José Manuel Fernandes está preocupado com a apatia política dos portugueses. Uma apatia que, permitam-me o arrojo, é menina para engordar nos próximos tempos à conta da negociação-birra do Orçamento entre PS e PSD (leia-se Partido Social-democrata e Partido Conservador, respectivamente). Percebo e partilho a preocupação do ex-director do Público. Manuela Ferreira Leite, cuja frontalidade incensou antes da ascensão do ex-jotinha, foi quem mais fez nos últimos anos pela redução da apatia. Foi genial: lançou a piadola da suspensão da democracia durante uns seis mesitos que serviria para laboriosamente esvaziar o pântano e lá plantar umas buganvílias. Foi, como vimos, tiro (no pé) e queda - nas sondagens, claro. Não bastando o fantasma de Comba Dão, pouco depois a senhora espirituosa decidiu regar o viçoso jardim da democracia madeirense, provocando novamente o choque de meio país.
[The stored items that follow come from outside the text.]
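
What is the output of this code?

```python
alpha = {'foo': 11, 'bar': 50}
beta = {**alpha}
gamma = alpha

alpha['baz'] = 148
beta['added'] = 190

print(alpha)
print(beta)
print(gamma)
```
{'foo': 11, 'bar': 50, 'baz': 148}
{'foo': 11, 'bar': 50, 'added': 190}
{'foo': 11, 'bar': 50, 'baz': 148}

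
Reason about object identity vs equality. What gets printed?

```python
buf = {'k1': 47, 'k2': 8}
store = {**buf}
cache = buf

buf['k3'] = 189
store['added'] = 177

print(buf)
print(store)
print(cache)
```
{'k1': 47, 'k2': 8, 'k3': 189}
{'k1': 47, 'k2': 8, 'added': 177}
{'k1': 47, 'k2': 8, 'k3': 189}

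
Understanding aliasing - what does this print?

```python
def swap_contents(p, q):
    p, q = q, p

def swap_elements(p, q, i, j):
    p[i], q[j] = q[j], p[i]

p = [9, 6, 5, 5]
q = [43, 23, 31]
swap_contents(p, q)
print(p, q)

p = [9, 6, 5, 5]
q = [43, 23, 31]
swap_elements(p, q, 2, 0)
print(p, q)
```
[9, 6, 5, 5] [43, 23, 31]
[9, 6, 43, 5] [5, 23, 31]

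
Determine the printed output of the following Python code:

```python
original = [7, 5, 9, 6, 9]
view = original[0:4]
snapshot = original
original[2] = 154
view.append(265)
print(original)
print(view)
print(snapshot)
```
[7, 5, 154, 6, 9]
[7, 5, 9, 6, 265]
[7, 5, 154, 6, 9]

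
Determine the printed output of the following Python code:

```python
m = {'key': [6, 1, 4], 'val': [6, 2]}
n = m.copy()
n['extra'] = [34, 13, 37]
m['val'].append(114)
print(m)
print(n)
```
{'key': [6, 1, 4], 'val': [6, 2, 114]}
{'key': [6, 1, 4], 'val': [6, 2, 114], 'extra': [34, 13, 37]}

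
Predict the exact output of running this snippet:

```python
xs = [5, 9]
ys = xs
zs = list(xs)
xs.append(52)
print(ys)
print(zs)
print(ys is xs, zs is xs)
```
[5, 9, 52]
[5, 9]
True False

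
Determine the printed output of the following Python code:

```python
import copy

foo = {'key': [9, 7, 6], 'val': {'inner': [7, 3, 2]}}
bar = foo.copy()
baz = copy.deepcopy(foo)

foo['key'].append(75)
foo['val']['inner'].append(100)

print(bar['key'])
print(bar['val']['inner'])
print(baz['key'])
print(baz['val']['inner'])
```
[9, 7, 6, 75]
[7, 3, 2, 100]
[9, 7, 6]
[7, 3, 2]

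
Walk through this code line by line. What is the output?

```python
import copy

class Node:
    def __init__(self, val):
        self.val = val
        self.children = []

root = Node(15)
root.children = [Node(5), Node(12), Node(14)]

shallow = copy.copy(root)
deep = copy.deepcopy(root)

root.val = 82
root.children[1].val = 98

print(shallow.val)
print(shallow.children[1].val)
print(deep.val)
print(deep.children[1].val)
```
15
98
15
12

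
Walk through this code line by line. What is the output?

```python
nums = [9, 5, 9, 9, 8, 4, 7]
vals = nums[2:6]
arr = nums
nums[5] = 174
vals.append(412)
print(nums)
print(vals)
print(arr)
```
[9, 5, 9, 9, 8, 174, 7]
[9, 9, 8, 4, 412]
[9, 5, 9, 9, 8, 174, 7]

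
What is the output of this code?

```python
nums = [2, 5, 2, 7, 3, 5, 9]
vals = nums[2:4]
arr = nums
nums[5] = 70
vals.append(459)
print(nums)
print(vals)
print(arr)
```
[2, 5, 2, 7, 3, 70, 9]
[2, 7, 459]
[2, 5, 2, 7, 3, 70, 9]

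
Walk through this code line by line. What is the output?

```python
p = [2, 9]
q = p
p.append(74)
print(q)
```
[2, 9, 74]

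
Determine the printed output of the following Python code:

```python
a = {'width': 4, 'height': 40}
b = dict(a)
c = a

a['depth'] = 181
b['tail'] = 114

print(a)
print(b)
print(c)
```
{'width': 4, 'height': 40, 'depth': 181}
{'width': 4, 'height': 40, 'tail': 114}
{'width': 4, 'height': 40, 'depth': 181}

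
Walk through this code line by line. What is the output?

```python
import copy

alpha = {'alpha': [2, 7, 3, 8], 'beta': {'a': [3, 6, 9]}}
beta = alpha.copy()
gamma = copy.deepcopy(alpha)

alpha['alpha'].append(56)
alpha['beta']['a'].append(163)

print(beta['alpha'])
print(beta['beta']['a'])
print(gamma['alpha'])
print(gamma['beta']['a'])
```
[2, 7, 3, 8, 56]
[3, 6, 9, 163]
[2, 7, 3, 8]
[3, 6, 9]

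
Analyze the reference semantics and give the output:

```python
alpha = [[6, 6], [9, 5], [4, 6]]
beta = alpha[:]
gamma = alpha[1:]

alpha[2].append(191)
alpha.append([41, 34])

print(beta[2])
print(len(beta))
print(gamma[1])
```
[4, 6, 191]
3
[4, 6, 191]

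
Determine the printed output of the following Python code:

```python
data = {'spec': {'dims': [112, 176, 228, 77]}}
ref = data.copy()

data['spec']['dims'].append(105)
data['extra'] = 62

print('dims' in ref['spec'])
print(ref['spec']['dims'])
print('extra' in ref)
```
True
[112, 176, 228, 77, 105]
False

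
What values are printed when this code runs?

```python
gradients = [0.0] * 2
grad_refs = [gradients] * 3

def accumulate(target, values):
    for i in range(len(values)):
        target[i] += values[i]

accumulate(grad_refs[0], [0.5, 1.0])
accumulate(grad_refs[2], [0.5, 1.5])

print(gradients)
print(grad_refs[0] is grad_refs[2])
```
[1.0, 2.5]
True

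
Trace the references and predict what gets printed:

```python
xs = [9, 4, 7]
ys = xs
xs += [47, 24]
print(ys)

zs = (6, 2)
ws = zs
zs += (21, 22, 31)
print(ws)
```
[9, 4, 7, 47, 24]
(6, 2)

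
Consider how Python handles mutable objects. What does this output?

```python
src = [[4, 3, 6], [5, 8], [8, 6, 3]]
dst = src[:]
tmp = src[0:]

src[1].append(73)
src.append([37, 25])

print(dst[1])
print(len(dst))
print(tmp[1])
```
[5, 8, 73]
3
[5, 8, 73]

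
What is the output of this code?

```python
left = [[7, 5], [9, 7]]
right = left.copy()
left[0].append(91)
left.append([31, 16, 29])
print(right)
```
[[7, 5, 91], [9, 7]]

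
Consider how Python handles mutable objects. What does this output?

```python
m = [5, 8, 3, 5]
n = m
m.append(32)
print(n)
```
[5, 8, 3, 5, 32]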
Por nós, povo necessitado de mártires, deu o corpo à expiação. Poucos foram tão altruístas quanto ela, que por uns meses nos retirou do coma da apatia, polarizando a política. Agora, com os holofotes financeiros sobre o país, tanto rosas como laranjas, ocupados que estão a lutar pelo Kinder Surpresa, parecem interessados não apenas no retorno da apatia mas, ó figuras de Estado, em instigar sentimentos e comportamentos anti-políticos.

A feirinha

Tiago Moreira Ramalho, 25.09.10

Ontem, de mochilinha às costas, porque há gente de bem que, dos vários pontos de vista possíveis, trabalha, e muito, fui passear, digamos que à hora certa, para o Bairro Alto. E tal, pessoas, olá, olá, tudo bem, como estás, o cabelo podia estar melhor, pobrezinha da criança, caralho para a complacência, e dei por mim a pensar no extraordinário fenómeno social, sim, porque eu sou um gajo todo virado para os fenómenos sociais, nomeadamente aqueles que são extraordinários, que se gerou em toda aquela zona. É impressionante como sem decreto ou imposição a própria ordem espontânea gerou uma segregação comercialóide absurdamente precisa. Il y a as ruas de metaleiros, de punks, de gays, de mais ou menos gays, de velhos, de miúdos, de Erasmus, de putas, de tudo. Nunca havendo misturas. É como uma feirinha de humanidade em que a pessoa de bem, alheada das várias formas de expressão da espécie, se pode informar com maior fiabilidade que na wikipédia, sobre as várias formas de ser humano. Nós, que somos essencialmente gente calorosa e tolerante, apesar de um pouco distante e avessa à diversidade, gostamos bastante.